Dass alles den Bach runtergehen wird, ist von Anfang an klar. Während von Keith noch halb München zum Narren hält und Gott und die Welt glauben machen will, sein geplanter »Feenpalast«, ein zum Vergnügungs-Center ausgebautes Mega-Theater, sei »so gut wie gesichert«, ahnen die LeserInnen längst: Das Projekt wird vor die Wand gefahren. So viel deutet nämlich schon der Umschlagtext an. Dem Lesevergnügen schadet das nicht; unser Informationsvorsprung gegenüber manchen Figuren erweist sich als hervorragendes Vehikel, um Komik zu maximieren. Beispielsweise stellt von Keith seinen Bekannten: Schauspielerinnen, Sängerinnen, Laien, die sich bei näherer Betrachtung allesamt als künstlerische Nichtsnutze erweisen, lukrative Engagements in Aussicht. Wäre doch gelacht, wenn die sich nicht kurzerhand zu Stars ausbilden ließen ‒ so lautet die auf Größenwahn und grenzenloser Naivität fußende Idee, die ihn zu versprechen drängt: »Ich schwöre Ihnen, meine Göttinnen, daß wir ohne Sie den Feenpalast nicht eröffnen werden!« Mit vollen Händen wirft er einem erfolglosen Komponisten einen Vorschuss in den Rachen. Das Geld hat von Keith seinem wohlhabenden Kumpel Ernst Scholz aus dem Kreuz geleiert. Spätestens hier wird unübersehbar, auf welch wackligen Füßen das Vorhaben steht. Für die Träumer unter den Figuren hingegen steht die Erkenntnis noch aus.

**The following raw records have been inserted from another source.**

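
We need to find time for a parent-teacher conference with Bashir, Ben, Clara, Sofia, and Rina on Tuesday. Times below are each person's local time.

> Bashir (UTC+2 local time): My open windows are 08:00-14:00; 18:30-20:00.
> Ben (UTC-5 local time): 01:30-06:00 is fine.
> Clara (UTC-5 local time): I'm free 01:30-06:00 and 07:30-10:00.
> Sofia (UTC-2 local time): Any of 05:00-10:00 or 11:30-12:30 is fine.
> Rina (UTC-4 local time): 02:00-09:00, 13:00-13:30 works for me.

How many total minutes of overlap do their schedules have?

240

Bashir in UTC: 06:00-12:00, 16:30-18:00 (subtract 2h to convert from UTC+2).
Ben in UTC: 06:30-11:00 (add 5h to convert from UTC-5).
Clara in UTC: 06:30-11:00, 12:30-15:00 (add 5h to convert from UTC-5).
Sofia in UTC: 07:00-12:00, 13:30-14:30 (add 2h to convert from UTC-2).
Rina in UTC: 06:00-13:00, 17:00-17:30 (add 4h to convert from UTC-4).
Bashir ∩ Ben: 06:30-11:00.
Bashir ∩ Ben ∩ Clara: 06:30-11:00.
Bashir ∩ Ben ∩ Clara ∩ Sofia: 07:00-11:00.
Bashir ∩ Ben ∩ Clara ∩ Sofia ∩ Rina: 07:00-11:00.
That's a single block of 240 minutes.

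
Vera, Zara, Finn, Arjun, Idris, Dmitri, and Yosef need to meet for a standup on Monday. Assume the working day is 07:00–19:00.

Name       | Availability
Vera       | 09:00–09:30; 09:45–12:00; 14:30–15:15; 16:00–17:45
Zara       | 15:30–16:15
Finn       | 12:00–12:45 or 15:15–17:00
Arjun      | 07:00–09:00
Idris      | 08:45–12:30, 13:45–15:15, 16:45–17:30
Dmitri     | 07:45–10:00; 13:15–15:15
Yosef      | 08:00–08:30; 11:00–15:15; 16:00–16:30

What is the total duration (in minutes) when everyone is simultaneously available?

Vera ∩ Zara: 16:00-16:15.
Vera ∩ Zara ∩ Finn: 16:00-16:15.
Vera ∩ Zara ∩ Finn ∩ Arjun: ∅.
Vera ∩ Zara ∩ Finn ∩ Arjun ∩ Idris: ∅.
Vera ∩ Zara ∩ Finn ∩ Arjun ∩ Idris ∩ Dmitri: ∅.
Vera ∩ Zara ∩ Finn ∩ Arjun ∩ Idris ∩ Dmitri ∩ Yosef: ∅.
There is no time when everyone is free.
There is no common window, so the total is 0 minutes.

0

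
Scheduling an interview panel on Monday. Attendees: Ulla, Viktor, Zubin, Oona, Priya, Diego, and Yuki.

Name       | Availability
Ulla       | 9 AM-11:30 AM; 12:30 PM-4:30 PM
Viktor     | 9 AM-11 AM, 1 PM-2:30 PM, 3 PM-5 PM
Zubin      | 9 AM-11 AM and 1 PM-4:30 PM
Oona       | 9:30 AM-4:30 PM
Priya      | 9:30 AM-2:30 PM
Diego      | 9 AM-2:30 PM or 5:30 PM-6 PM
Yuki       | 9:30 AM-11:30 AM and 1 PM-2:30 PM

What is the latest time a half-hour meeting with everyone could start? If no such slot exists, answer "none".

Ulla ∩ Viktor: 09:00-11:00, 13:00-14:30, 15:00-16:30.
Ulla ∩ Viktor ∩ Zubin: 09:00-11:00, 13:00-14:30, 15:00-16:30.
Ulla ∩ Viktor ∩ Zubin ∩ Oona: 09:30-11:00, 13:00-14:30, 15:00-16:30.
Ulla ∩ Viktor ∩ Zubin ∩ Oona ∩ Priya: 09:30-11:00, 13:00-14:30.
Ulla ∩ Viktor ∩ Zubin ∩ Oona ∩ Priya ∩ Diego: 09:30-11:00, 13:00-14:30.
Ulla ∩ Viktor ∩ Zubin ∩ Oona ∩ Priya ∩ Diego ∩ Yuki: 09:30-11:00, 13:00-14:30.
The last common window of at least 30 minutes is 13:00-14:30; a 30-minute meeting can start as late as 14:00 and still end by 14:30.

14:00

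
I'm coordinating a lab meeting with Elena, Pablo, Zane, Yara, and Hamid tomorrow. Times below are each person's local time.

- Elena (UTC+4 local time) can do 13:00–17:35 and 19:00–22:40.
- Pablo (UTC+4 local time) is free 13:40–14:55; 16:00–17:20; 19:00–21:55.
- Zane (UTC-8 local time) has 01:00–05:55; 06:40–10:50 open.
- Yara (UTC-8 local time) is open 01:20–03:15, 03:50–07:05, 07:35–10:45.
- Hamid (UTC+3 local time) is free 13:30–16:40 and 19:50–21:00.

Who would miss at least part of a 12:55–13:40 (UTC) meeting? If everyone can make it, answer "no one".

Elena, Pablo

Elena in UTC: 09:00-13:35, 15:00-18:40 (subtract 4h to convert from UTC+4).
Pablo in UTC: 09:40-10:55, 12:00-13:20, 15:00-17:55 (subtract 4h to convert from UTC+4).
Zane in UTC: 09:00-13:55, 14:40-18:50 (add 8h to convert from UTC-8).
Yara in UTC: 09:20-11:15, 11:50-15:05, 15:35-18:45 (add 8h to convert from UTC-8).
Hamid in UTC: 10:30-13:40, 16:50-18:00 (subtract 3h to convert from UTC+3).
Elena: not fully free for 12:55-13:40. Pablo: not fully free for 12:55-13:40. Zane: free for 12:55-13:40. Yara: free for 12:55-13:40. Hamid: free for 12:55-13:40.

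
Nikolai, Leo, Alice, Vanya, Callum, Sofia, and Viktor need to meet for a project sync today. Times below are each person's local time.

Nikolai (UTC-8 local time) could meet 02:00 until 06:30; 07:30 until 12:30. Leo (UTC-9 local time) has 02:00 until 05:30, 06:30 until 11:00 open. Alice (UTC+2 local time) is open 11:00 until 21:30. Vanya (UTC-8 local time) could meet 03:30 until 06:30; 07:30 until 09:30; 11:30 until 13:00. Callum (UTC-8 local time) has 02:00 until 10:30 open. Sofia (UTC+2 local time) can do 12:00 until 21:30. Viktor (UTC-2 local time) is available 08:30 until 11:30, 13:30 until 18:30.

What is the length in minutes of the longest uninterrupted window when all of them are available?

Nikolai in UTC: 10:00-14:30, 15:30-20:30 (add 8h to convert from UTC-8).
Leo in UTC: 11:00-14:30, 15:30-20:00 (add 9h to convert from UTC-9).
Alice in UTC: 09:00-19:30 (subtract 2h to convert from UTC+2).
Vanya in UTC: 11:30-14:30, 15:30-17:30, 19:30-21:00 (add 8h to convert from UTC-8).
Callum in UTC: 10:00-18:30 (add 8h to convert from UTC-8).
Sofia in UTC: 10:00-19:30 (subtract 2h to convert from UTC+2).
Viktor in UTC: 10:30-13:30, 15:30-20:30 (add 2h to convert from UTC-2).
Nikolai ∩ Leo: 11:00-14:30, 15:30-20:00.
Nikolai ∩ Leo ∩ Alice: 11:00-14:30, 15:30-19:30.
Nikolai ∩ Leo ∩ Alice ∩ Vanya: 11:30-14:30, 15:30-17:30.
Nikolai ∩ Leo ∩ Alice ∩ Vanya ∩ Callum: 11:30-14:30, 15:30-17:30.
Nikolai ∩ Leo ∩ Alice ∩ Vanya ∩ Callum ∩ Sofia: 11:30-14:30, 15:30-17:30.
Nikolai ∩ Leo ∩ Alice ∩ Vanya ∩ Callum ∩ Sofia ∩ Viktor: 11:30-13:30, 15:30-17:30.
Those are the intersection windows.
The longest is 11:30-13:30 at 120 minutes.

120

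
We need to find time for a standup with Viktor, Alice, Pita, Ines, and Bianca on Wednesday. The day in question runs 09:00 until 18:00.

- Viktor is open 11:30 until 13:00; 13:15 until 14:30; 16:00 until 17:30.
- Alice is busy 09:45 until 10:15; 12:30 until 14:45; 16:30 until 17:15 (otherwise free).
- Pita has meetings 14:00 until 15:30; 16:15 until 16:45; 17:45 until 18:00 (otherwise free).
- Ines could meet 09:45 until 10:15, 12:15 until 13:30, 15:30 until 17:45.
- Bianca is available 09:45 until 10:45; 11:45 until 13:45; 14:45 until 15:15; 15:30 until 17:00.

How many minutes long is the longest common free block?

Viktor free: 11:30-13:00, 13:15-14:30, 16:00-17:30.
Alice free: 09:00-09:45, 10:15-12:30, 14:45-16:30, 17:15-18:00 (invert busy blocks within the working day).
Pita free: 09:00-14:00, 15:30-16:15, 16:45-17:45 (invert busy blocks within the working day).
Ines free: 09:45-10:15, 12:15-13:30, 15:30-17:45.
Bianca free: 09:45-10:45, 11:45-13:45, 14:45-15:15, 15:30-17:00.
Viktor ∩ Alice: 11:30-12:30, 16:00-16:30, 17:15-17:30.
Viktor ∩ Alice ∩ Pita: 11:30-12:30, 16:00-16:15, 17:15-17:30.
Viktor ∩ Alice ∩ Pita ∩ Ines: 12:15-12:30, 16:00-16:15, 17:15-17:30.
Viktor ∩ Alice ∩ Pita ∩ Ines ∩ Bianca: 12:15-12:30, 16:00-16:15.
The longest is 12:15-12:30 at 15 minutes.

15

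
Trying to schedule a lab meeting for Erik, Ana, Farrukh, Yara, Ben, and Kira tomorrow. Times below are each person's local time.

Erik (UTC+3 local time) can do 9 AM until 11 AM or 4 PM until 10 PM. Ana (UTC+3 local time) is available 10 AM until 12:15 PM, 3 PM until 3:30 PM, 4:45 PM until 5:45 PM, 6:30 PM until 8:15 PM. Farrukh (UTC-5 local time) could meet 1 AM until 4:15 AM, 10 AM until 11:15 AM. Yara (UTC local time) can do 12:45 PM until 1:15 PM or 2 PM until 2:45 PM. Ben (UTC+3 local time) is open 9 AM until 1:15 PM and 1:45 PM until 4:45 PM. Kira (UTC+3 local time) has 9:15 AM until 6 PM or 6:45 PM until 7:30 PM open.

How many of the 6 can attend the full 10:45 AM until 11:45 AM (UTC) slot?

Erik in UTC: 06:00-08:00, 13:00-19:00 (subtract 3h to convert from UTC+3).
Ana in UTC: 07:00-09:15, 12:00-12:30, 13:45-14:45, 15:30-17:15 (subtract 3h to convert from UTC+3).
Farrukh in UTC: 06:00-09:15, 15:00-16:15 (add 5h to convert from UTC-5).
Yara in UTC: 12:45-13:15, 14:00-14:45.
Ben in UTC: 06:00-10:15, 10:45-13:45 (subtract 3h to convert from UTC+3).
Kira in UTC: 06:15-15:00, 15:45-16:30 (subtract 3h to convert from UTC+3).
Ben and Kira can make the full 10:45-11:45 slot — that's 2.

2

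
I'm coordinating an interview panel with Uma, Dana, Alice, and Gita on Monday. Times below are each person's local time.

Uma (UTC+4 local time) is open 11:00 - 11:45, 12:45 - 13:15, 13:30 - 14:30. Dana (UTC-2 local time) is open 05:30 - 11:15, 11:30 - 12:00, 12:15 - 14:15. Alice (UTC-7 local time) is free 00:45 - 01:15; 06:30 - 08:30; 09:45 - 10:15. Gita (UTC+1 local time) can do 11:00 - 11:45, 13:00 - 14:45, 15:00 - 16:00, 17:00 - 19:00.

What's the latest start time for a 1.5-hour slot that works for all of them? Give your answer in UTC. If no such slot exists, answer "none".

Uma in UTC: 07:00-07:45, 08:45-09:15, 09:30-10:30 (subtract 4h to convert from UTC+4).
Dana in UTC: 07:30-13:15, 13:30-14:00, 14:15-16:15 (add 2h to convert from UTC-2).
Alice in UTC: 07:45-08:15, 13:30-15:30, 16:45-17:15 (add 7h to convert from UTC-7).
Gita in UTC: 10:00-10:45, 12:00-13:45, 14:00-15:00, 16:00-18:00 (subtract 1h to convert from UTC+1).
Uma ∩ Dana: 07:30-07:45, 08:45-09:15, 09:30-10:30.
Uma ∩ Dana ∩ Alice: ∅.
Uma ∩ Dana ∩ Alice ∩ Gita: ∅.
There is no time when everyone is free.
No common window is at least 90 minutes long.

none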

Von Keith inszeniert sich als Aufsteiger, dem der niederen Herkunft wegen besonders viel an Ehrlichkeit liege. Zwar ging schon beim Erwerb seines Adelstitels nicht alles mit rechten Dingen zu, doch für die meisten ist längst Gras darüber gewachsen. Kaum jemand hält ihn nicht für einen Krösus, und damit das so bleibt und alle brav die Füße stillhalten, lässt er sich schon zum Frühstück Kaviar, Austern und Champagner servieren. Weitestgehend unbemerkt kreist indessen über seinem Dach der Pleitegeier. Nicht einmal für die Miete genügen seine Einkünfte. Nur seine zusehends in Kummer versinkende Gattin Molly bekommt mit, wie unergiebig sämtliche Versuche sind, an Kohle zu kommen. Für Gemälde, die von Keith verkaufen will, findet er keine Abnehmer. Artikel, die er bei Redaktionen einreicht, scheinen unter aller Sau zu sein, räumt er doch selber ein, dass er lieber flugs etwas aufs Papier hudelt, statt sorgfältig zu formulieren.

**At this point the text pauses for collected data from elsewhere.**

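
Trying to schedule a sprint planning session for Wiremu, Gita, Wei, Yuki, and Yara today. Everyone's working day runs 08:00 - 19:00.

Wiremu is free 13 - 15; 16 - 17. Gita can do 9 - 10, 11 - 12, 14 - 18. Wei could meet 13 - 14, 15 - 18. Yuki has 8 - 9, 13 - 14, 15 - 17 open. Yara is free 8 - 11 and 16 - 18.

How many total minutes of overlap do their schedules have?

60

Wiremu ∩ Gita: 14:00-15:00, 16:00-17:00.
Wiremu ∩ Gita ∩ Wei: 16:00-17:00.
Wiremu ∩ Gita ∩ Wei ∩ Yuki: 16:00-17:00.
Wiremu ∩ Gita ∩ Wei ∩ Yuki ∩ Yara: 16:00-17:00.
Those are the intersection windows.
That's a single block of 60 minutes.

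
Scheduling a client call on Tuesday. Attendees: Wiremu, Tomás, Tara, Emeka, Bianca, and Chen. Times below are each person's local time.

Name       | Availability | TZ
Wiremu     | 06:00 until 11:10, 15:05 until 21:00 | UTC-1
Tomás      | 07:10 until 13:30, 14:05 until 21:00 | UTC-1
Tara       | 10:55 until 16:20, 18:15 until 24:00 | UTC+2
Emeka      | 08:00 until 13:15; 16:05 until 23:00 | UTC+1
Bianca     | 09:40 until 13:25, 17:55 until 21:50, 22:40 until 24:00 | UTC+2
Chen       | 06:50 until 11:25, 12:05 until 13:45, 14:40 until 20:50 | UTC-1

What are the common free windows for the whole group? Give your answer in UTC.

Wiremu in UTC: 07:00-12:10, 16:05-22:00 (add 1h to convert from UTC-1).
Tomás in UTC: 08:10-14:30, 15:05-22:00 (add 1h to convert from UTC-1).
Tara in UTC: 08:55-14:20, 16:15-22:00 (subtract 2h to convert from UTC+2).
Emeka in UTC: 07:00-12:15, 15:05-22:00 (subtract 1h to convert from UTC+1).
Bianca in UTC: 07:40-11:25, 15:55-19:50, 20:40-22:00 (subtract 2h to convert from UTC+2).
Chen in UTC: 07:50-12:25, 13:05-14:45, 15:40-21:50 (add 1h to convert from UTC-1).
Wiremu ∩ Tomás: 08:10-12:10, 16:05-22:00.
Wiremu ∩ Tomás ∩ Tara: 08:55-12:10, 16:15-22:00.
Wiremu ∩ Tomás ∩ Tara ∩ Emeka: 08:55-12:10, 16:15-22:00.
Wiremu ∩ Tomás ∩ Tara ∩ Emeka ∩ Bianca: 08:55-11:25, 16:15-19:50, 20:40-22:00.
Wiremu ∩ Tomás ∩ Tara ∩ Emeka ∩ Bianca ∩ Chen: 08:55-11:25, 16:15-19:50, 20:40-21:50.
Those are the intersection windows.

08:55-11:25, 16:15-19:50, 20:40-21:50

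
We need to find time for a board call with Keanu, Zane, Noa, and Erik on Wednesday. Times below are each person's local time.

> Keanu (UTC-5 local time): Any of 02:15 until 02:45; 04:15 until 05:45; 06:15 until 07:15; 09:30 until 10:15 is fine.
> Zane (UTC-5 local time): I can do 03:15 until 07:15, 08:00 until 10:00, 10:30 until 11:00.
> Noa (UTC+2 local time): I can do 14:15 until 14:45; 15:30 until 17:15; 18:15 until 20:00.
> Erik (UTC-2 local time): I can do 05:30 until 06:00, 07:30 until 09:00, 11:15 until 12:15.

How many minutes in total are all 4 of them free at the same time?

0

Keanu in UTC: 07:15-07:45, 09:15-10:45, 11:15-12:15, 14:30-15:15 (add 5h to convert from UTC-5).
Zane in UTC: 08:15-12:15, 13:00-15:00, 15:30-16:00 (add 5h to convert from UTC-5).
Noa in UTC: 12:15-12:45, 13:30-15:15, 16:15-18:00 (subtract 2h to convert from UTC+2).
Erik in UTC: 07:30-08:00, 09:30-11:00, 13:15-14:15 (add 2h to convert from UTC-2).
Keanu ∩ Zane: 09:15-10:45, 11:15-12:15, 14:30-15:00.
Keanu ∩ Zane ∩ Noa: 14:30-15:00.
Keanu ∩ Zane ∩ Noa ∩ Erik: ∅.
There is no time when everyone is free.
There is no common window, so the total is 0 minutes.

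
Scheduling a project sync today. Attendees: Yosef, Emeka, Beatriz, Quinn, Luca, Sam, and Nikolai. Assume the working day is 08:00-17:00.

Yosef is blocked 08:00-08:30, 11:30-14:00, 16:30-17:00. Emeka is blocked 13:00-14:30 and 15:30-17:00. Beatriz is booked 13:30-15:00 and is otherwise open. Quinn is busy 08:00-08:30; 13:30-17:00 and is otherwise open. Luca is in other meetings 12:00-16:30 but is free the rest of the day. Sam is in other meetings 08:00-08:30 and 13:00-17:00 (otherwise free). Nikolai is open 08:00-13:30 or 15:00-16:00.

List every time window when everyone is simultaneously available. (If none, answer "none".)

Yosef free: 08:30-11:30, 14:00-16:30 (invert busy blocks within the working day).
Emeka free: 08:00-13:00, 14:30-15:30 (invert busy blocks within the working day).
Beatriz free: 08:00-13:30, 15:00-17:00 (invert busy blocks within the working day).
Quinn free: 08:30-13:30 (invert busy blocks within the working day).
Luca free: 08:00-12:00, 16:30-17:00 (invert busy blocks within the working day).
Sam free: 08:30-13:00 (invert busy blocks within the working day).
Nikolai free: 08:00-13:30, 15:00-16:00.
Yosef ∩ Emeka: 08:30-11:30, 14:30-15:30.
Yosef ∩ Emeka ∩ Beatriz: 08:30-11:30, 15:00-15:30.
Yosef ∩ Emeka ∩ Beatriz ∩ Quinn: 08:30-11:30.
Yosef ∩ Emeka ∩ Beatriz ∩ Quinn ∩ Luca: 08:30-11:30.
Yosef ∩ Emeka ∩ Beatriz ∩ Quinn ∩ Luca ∩ Sam: 08:30-11:30.
Yosef ∩ Emeka ∩ Beatriz ∩ Quinn ∩ Luca ∩ Sam ∩ Nikolai: 08:30-11:30.

08:30-11:30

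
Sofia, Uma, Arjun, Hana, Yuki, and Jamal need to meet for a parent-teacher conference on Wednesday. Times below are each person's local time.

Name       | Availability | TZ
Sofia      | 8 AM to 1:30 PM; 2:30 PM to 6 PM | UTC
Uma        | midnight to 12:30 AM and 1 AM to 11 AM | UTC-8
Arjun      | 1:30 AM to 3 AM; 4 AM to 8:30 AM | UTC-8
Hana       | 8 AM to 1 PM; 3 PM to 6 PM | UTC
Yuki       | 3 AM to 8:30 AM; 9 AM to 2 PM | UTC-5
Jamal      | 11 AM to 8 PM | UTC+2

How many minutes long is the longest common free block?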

Während Molly unter seiner vorgetäuschten Omnipotenz zerbricht, behauptet er anderen gegenüber großspurig: »Ich treibe Kunsthandel, ich habe eine Zeitungskorrespondenz, eine Konzertagentur«. Und Scholz wickelt er mit jeder Menge Optimismus um den Finger. Trickreich weist von Keith zunächst alle Angebote des Freundes, ihn finanziell zu unterstützen, zurück ‒ doch nur, damit schon bald die falsche Bescheidenheit einem ungezügelten Anspruchsdenken weichen kann. Fortan bestärkt er Scholz in dessen Glauben, dass er der Allgemeinheit einen unschätzbaren Dienst erweist, wenn er Unmengen an Geld zum »Feenpalast«-Projekt beisteuert.

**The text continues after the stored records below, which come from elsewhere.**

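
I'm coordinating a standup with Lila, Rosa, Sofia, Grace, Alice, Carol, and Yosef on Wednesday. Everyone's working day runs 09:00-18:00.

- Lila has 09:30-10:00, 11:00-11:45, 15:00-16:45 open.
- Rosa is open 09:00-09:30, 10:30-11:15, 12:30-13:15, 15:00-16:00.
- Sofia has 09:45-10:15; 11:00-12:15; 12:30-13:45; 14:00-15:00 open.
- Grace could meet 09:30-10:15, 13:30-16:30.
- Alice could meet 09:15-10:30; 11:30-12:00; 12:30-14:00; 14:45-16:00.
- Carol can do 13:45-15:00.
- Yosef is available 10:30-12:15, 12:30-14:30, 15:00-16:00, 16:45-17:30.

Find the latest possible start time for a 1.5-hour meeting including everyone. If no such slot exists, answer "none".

Lila ∩ Rosa: 11:00-11:15, 15:00-16:00.
Lila ∩ Rosa ∩ Sofia: 11:00-11:15.
Lila ∩ Rosa ∩ Sofia ∩ Grace: ∅.
Lila ∩ Rosa ∩ Sofia ∩ Grace ∩ Alice: ∅.
Lila ∩ Rosa ∩ Sofia ∩ Grace ∩ Alice ∩ Carol: ∅.
Lila ∩ Rosa ∩ Sofia ∩ Grace ∩ Alice ∩ Carol ∩ Yosef: ∅.
There is no time when everyone is free.
No common window is at least 90 minutes long.

none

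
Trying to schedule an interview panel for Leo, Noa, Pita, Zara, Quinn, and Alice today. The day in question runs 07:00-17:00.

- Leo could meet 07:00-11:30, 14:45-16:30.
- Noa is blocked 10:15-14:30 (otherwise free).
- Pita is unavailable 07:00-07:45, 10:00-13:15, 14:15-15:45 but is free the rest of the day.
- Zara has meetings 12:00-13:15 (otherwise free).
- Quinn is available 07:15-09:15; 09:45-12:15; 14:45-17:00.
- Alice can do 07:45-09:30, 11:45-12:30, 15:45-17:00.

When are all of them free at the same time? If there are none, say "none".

Leo free: 07:00-11:30, 14:45-16:30.
Noa free: 07:00-10:15, 14:30-17:00 (invert busy blocks within the working day).
Pita free: 07:45-10:00, 13:15-14:15, 15:45-17:00 (invert busy blocks within the working day).
Zara free: 07:00-12:00, 13:15-17:00 (invert busy blocks within the working day).
Quinn free: 07:15-09:15, 09:45-12:15, 14:45-17:00.
Alice free: 07:45-09:30, 11:45-12:30, 15:45-17:00.
Leo ∩ Noa: 07:00-10:15, 14:45-16:30.
Leo ∩ Noa ∩ Pita: 07:45-10:00, 15:45-16:30.
Leo ∩ Noa ∩ Pita ∩ Zara: 07:45-10:00, 15:45-16:30.
Leo ∩ Noa ∩ Pita ∩ Zara ∩ Quinn: 07:45-09:15, 09:45-10:00, 15:45-16:30.
Leo ∩ Noa ∩ Pita ∩ Zara ∩ Quinn ∩ Alice: 07:45-09:15, 15:45-16:30.

07:45-09:15, 15:45-16:30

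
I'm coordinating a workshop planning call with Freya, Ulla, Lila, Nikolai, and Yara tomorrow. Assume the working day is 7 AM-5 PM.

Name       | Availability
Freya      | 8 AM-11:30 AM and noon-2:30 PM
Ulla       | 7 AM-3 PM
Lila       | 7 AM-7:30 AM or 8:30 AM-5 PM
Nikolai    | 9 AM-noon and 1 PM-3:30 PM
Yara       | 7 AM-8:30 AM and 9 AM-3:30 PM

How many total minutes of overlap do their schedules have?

Freya ∩ Ulla: 08:00-11:30, 12:00-14:30.
Freya ∩ Ulla ∩ Lila: 08:30-11:30, 12:00-14:30.
Freya ∩ Ulla ∩ Lila ∩ Nikolai: 09:00-11:30, 13:00-14:30.
Freya ∩ Ulla ∩ Lila ∩ Nikolai ∩ Yara: 09:00-11:30, 13:00-14:30.
Those are the intersection windows.
Summing the common windows: 150 + 90 = 240 minutes.

240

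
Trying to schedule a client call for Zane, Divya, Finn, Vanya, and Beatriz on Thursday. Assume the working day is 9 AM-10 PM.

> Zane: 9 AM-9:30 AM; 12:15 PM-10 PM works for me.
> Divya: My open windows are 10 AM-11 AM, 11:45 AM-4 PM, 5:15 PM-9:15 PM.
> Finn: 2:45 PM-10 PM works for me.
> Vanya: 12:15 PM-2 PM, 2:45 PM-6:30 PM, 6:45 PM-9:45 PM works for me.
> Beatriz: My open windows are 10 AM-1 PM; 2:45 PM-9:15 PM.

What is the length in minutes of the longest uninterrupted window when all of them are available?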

Als die Investoren eines Tages die Geschäftsbücher einsehen wollen und auf Ungereimtheiten stoßen, ist der Gipfel der Tragik allmählich erreicht. Trotz allem verlangt der Möchtegern-Marquis, Scholz solle gefälligst weitere kürzlich in Aussicht gestellte »zehn- oder zwanzigtausend Mark« oder gerne noch bedeutend mehr in das Fass ohne Boden pumpen. Sehenden Auges rennt von Keith ins offene Messer. Etliche Vertraute droht er mit ins Unglück zu reißen. Aber nicht einmal die kommenden Katastrophen stimmen ihn reumütig. Verbissen hält er an seinem nicht allzu cleveren Lebenswandel fest. Was einzig für ihn einen Sinn ergibt, ist und bleibt die Jagd nach Zaster.

Alle gegen alle

»Je höher ich gelange, desto vertrauensvoller kommt man mir entgegen«, so lautete bis dato das Prinzip, das von Keith sich zunutze machte. Damit dockt das Stück an eine Tradition der Hochstapler-Literatur an, die von Vorbildern wie Gottfried Kellers Kleider machen Leute geprägt ist. Der Irrsinn, ein jedes nachvollziehbare Maß sprengendes Vertrauen allein aufgrund des schönen Scheins vorzuschießen, greift auch dort epidemisch um sich. Auch bei Keller sorgt er für Komik. Nur finden die dortigen Ereignisse rund um die deutlich weniger von Eigennutz getriebene Hauptfigur Strapinski ein friedlicheres Ende als bei Wedekind, wo sich von Keith aus Egoismus regelrecht eine Religion zusammenspinnt. Bei Wedekind kämpfen alle gegen alle. Von Keith ist nur der windigste unter lauter Luftschloss-Architekten. Abseits des Hauptkonflikts um den »Feenpalast« leisten sich die Figuren diverse Nebenkriegsschauplätze. Vor allem wenn es um die Liebe geht, gönnen sie sich keine Geländegewinne. Lieber zerstören sie einander sämtliche Illusionen. Wer konfliktträchtiges Drama verehrt, kommt also voll auf seine Kosten.

Buch


Frank Wedekind
Der Marquis von Keith
Wallstein Verlag 2018
152 Seiten, 16€

 
 

Leider sind aus Wedekinds vielseitigem Gesamtwerk nur wenige Kostbarkeiten dauerhaft im kulturellen Gedächtnis der Öffentlichkeit verankert geblieben. Bekannt ist vor allem noch das regelmäßig im Schulunterricht gelesene Pubertäts-Schauspiel Frühlings Erwachen. »Der Großteil des Œuvres aber, die zahlreichen Dramen, die Lyrik […] und ein recht umfangreiches Prosawerk, ganz zu schweigen von den zu Lebzeiten unveröffentlicht gebliebenen Texten, scheint derzeit weder im Bewusstsein der literarisch interessierten Öffentlichkeit noch in der Forschung präsent. Dabei liegt das Werk des Autors inzwischen in einer kritischen Gesamtausgabe vor«1, so konstatiert Ariane Martin, die Leiterin der Editions- und Forschungsstelle Frank Wedekind an der Uni Mainz.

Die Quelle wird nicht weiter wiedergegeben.